1733, December 5: Boat Seen Sailing up in the Clouds

The Legend:

        In 1733 Lewis Morris, described as "an experienced mining engineer, master of many languages and eminent antiquarian," received a report that a farmer in Peibio, a small town near Holyhead, Anglesey, Wales, had seen a sailing ship flying through the air.

        Morris went to investigate the matter personally, and interviewed the farmer -- William John Lewis -- and his wife separately (both had claimed to have seen the flying ship). The farmer claimed that as he was plowing with his servant boy out in the fields on December 5, 1733, he saw a "ship of 90 tons, rigged like a ketch, with its fore-tack and its pennant and 'antient' flying," an imposing sight as it was coming towards him from up in the sky! The day was "indifferent and cloudy," but the ship was clear as could be in all detail. It approached from the mountains of Snowden, about a quarter mile up from the ground. Lewis called his wife, and she arrived in time to see the ship as it was leaving, having turned back towards Snowden, its pennant lowered to the deck and all its sails furled.
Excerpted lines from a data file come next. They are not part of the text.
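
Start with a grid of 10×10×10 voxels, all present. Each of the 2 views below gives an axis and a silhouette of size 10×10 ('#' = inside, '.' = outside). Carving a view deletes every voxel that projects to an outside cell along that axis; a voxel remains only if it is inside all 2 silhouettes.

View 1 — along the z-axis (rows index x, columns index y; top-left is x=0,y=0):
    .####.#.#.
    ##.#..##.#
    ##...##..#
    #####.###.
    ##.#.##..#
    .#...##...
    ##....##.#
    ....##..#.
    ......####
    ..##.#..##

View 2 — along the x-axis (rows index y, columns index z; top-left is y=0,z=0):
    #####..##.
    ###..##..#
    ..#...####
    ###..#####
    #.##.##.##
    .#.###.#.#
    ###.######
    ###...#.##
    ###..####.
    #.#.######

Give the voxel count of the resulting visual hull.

initial block: 10^3 = 1000
[1] z-view keeps 51 columns → grid now 510
[2] x-view keeps 69 columns → grid now 362

|visual hull| = 362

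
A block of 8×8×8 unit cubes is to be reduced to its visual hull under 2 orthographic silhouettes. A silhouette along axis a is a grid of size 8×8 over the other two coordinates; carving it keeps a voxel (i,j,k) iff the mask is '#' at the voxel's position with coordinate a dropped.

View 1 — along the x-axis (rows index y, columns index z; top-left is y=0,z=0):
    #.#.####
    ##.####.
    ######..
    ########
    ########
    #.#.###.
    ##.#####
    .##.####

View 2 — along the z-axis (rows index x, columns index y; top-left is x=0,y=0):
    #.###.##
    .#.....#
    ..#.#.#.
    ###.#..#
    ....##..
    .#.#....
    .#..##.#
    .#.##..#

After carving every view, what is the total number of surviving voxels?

voxel count = 186

before carving: 512 voxels (8×8×8)
V1 x: intersect with YZ mask (52 set) -- 416 left
V2 z: intersect with XY mask (28 set) -- 186 left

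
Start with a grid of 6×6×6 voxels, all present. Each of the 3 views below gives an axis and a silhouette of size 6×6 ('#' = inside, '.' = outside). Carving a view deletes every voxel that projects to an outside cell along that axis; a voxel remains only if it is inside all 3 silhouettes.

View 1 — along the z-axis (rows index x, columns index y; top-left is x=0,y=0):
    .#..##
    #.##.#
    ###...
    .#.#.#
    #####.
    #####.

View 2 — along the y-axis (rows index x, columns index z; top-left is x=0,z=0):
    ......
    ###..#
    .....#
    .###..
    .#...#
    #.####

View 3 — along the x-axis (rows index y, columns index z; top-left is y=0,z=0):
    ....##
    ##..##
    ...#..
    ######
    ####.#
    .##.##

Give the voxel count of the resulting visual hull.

before carving: 216 voxels (6×6×6)
carve view 1 (along z, XY-mask fill 23/36): 138 voxels remain
carve view 2 (along y, XZ-mask fill 15/36): 63 voxels remain
carve view 3 (along x, YZ-mask fill 22/36): 38 voxels remain

remaining voxels: 38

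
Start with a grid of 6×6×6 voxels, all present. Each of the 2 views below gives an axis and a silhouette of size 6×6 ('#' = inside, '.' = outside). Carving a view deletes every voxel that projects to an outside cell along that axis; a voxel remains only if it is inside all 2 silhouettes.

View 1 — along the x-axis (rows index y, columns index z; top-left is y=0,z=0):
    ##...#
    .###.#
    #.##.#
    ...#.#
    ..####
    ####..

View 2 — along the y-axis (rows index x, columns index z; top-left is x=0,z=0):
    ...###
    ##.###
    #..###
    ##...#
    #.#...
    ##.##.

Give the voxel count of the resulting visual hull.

initial block: 6^3 = 216
V1 x: intersect with YZ mask (21 set) -- 126 left
V2 y: intersect with XZ mask (21 set) -- 72 left

remaining voxels: 72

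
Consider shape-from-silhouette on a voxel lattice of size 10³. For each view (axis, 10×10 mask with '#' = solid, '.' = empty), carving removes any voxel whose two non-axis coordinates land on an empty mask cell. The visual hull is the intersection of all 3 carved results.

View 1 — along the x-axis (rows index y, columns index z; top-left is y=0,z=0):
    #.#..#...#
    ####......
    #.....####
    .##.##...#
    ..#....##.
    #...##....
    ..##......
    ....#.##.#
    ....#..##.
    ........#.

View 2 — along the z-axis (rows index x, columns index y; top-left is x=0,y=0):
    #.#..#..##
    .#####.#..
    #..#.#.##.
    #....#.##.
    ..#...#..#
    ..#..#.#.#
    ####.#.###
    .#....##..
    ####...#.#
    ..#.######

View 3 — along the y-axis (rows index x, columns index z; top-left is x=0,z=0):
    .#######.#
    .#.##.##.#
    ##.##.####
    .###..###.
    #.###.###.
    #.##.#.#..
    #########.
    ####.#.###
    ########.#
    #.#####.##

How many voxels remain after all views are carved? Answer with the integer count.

start: 10×10×10 = 1000 voxels
carve view 1 (along x, YZ-mask fill 34/100): 340 voxels remain
carve view 2 (along z, XY-mask fill 51/100): 177 voxels remain
carve view 3 (along y, XZ-mask fill 74/100): 126 voxels remain

remaining voxels: 126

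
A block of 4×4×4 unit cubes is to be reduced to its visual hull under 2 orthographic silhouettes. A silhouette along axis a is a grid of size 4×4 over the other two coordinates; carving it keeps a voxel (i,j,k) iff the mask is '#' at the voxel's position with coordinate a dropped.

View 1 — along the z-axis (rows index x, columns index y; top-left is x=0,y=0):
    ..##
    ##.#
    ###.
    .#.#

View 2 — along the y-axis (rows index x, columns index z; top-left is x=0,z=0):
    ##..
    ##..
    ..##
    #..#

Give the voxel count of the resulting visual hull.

20 voxels

initial block: 4^3 = 64
V1 z: intersect with XY mask (10 set) -- 40 left
V2 y: intersect with XZ mask (8 set) -- 20 left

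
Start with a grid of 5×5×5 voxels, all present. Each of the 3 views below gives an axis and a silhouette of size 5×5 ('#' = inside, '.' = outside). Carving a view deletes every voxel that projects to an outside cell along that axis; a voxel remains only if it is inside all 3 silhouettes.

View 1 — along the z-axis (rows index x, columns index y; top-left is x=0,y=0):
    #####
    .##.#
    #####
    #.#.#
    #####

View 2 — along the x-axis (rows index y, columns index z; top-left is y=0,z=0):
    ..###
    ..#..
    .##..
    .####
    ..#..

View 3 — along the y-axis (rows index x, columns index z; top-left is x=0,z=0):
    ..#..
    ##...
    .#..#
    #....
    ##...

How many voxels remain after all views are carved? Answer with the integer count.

remaining voxels: 12

initial block: 5^3 = 125
V1 z: intersect with XY mask (21 set) -- 105 left
V2 x: intersect with YZ mask (11 set) -- 43 left
V3 y: intersect with XZ mask (8 set) -- 12 left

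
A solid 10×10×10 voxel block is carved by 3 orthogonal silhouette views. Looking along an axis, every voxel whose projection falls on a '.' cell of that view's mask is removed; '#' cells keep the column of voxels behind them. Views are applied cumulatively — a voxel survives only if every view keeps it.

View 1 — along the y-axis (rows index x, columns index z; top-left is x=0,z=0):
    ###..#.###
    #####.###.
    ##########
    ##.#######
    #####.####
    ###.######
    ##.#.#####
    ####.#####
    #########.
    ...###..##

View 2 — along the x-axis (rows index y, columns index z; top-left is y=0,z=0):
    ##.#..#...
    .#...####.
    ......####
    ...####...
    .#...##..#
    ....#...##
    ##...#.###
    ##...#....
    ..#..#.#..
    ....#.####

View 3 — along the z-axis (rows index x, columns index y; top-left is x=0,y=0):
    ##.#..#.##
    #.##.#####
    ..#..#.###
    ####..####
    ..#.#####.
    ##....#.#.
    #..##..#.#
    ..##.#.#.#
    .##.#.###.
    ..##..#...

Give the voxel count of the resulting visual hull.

|visual hull| = 194

start: 10×10×10 = 1000 voxels
carve view 1 (along y, XZ-mask fill 83/100): 830 voxels remain
carve view 2 (along x, YZ-mask fill 41/100): 347 voxels remain
carve view 3 (along z, XY-mask fill 56/100): 194 voxels remain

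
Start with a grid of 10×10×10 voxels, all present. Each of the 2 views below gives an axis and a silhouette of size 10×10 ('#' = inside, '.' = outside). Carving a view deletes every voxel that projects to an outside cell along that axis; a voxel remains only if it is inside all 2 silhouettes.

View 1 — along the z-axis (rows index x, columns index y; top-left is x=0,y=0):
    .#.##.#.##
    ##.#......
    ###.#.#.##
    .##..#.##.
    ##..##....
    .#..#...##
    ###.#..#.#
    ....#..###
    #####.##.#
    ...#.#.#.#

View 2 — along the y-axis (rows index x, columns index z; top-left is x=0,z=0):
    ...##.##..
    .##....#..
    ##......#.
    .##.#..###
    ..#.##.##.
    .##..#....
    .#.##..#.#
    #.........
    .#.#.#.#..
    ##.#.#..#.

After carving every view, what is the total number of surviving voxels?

|visual hull| = 202

initial block: 10^3 = 1000
  1. axis=2 (XY plane), |mask|=51  ⇒  voxels=510
  2. axis=1 (XZ plane), |mask|=39  ⇒  voxels=202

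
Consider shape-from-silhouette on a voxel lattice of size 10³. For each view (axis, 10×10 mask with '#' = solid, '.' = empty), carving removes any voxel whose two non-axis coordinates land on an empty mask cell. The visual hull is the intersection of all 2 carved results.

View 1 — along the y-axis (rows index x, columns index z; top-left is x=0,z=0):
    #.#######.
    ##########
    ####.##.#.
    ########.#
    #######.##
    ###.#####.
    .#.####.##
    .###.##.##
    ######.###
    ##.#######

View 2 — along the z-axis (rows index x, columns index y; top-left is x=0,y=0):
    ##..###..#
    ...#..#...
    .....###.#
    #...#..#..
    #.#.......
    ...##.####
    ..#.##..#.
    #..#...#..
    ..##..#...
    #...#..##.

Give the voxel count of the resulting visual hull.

voxel count = 301

start: 10×10×10 = 1000 voxels
  1. axis=1 (XZ plane), |mask|=83  ⇒  voxels=830
  2. axis=2 (XY plane), |mask|=37  ⇒  voxels=301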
        Morris interviewed the farmer's wife first, then Lewis himself. Neither had any doubt about what they had seen, though the wife was worried about what the neighbors would say if Morris published the story. Lewis' description of the ship was exact in all details; he had been able to clearly see the keel under the boat. The farmer and his wife, as well as the plowboy who wasn't interviewed, had seen a flock of birds encounter and avoid the boat, confirming the animals thought something was there as well. Eventually they lost sight of the ship when a cloud blocked their view.

        Though Morris found all of this fantastic to begin with, Lewis had one more surprise to note: he had seen the such a ship before. Twice before, actually... once ten years earlier, and once twenty years earlier, both in the same area.

        Morris apparently believed Lewis had in fact seen the vehicle in the sky, for he was worried that these unusual sightings might be omens of a great calamity, and investigated to see if any local disasters could be connected to the two earlier sightings. I don't know if he ever found anything along those lines.

Sources

        Though I've found several books that mention this event, the earliest I've found is 1947... which is about two-hundred years off from the event it describes. Because of this gap, I'm marking this account as 'Unreliable' until I can find a source for it much closer to the date of the incident to prove it was actually reported then.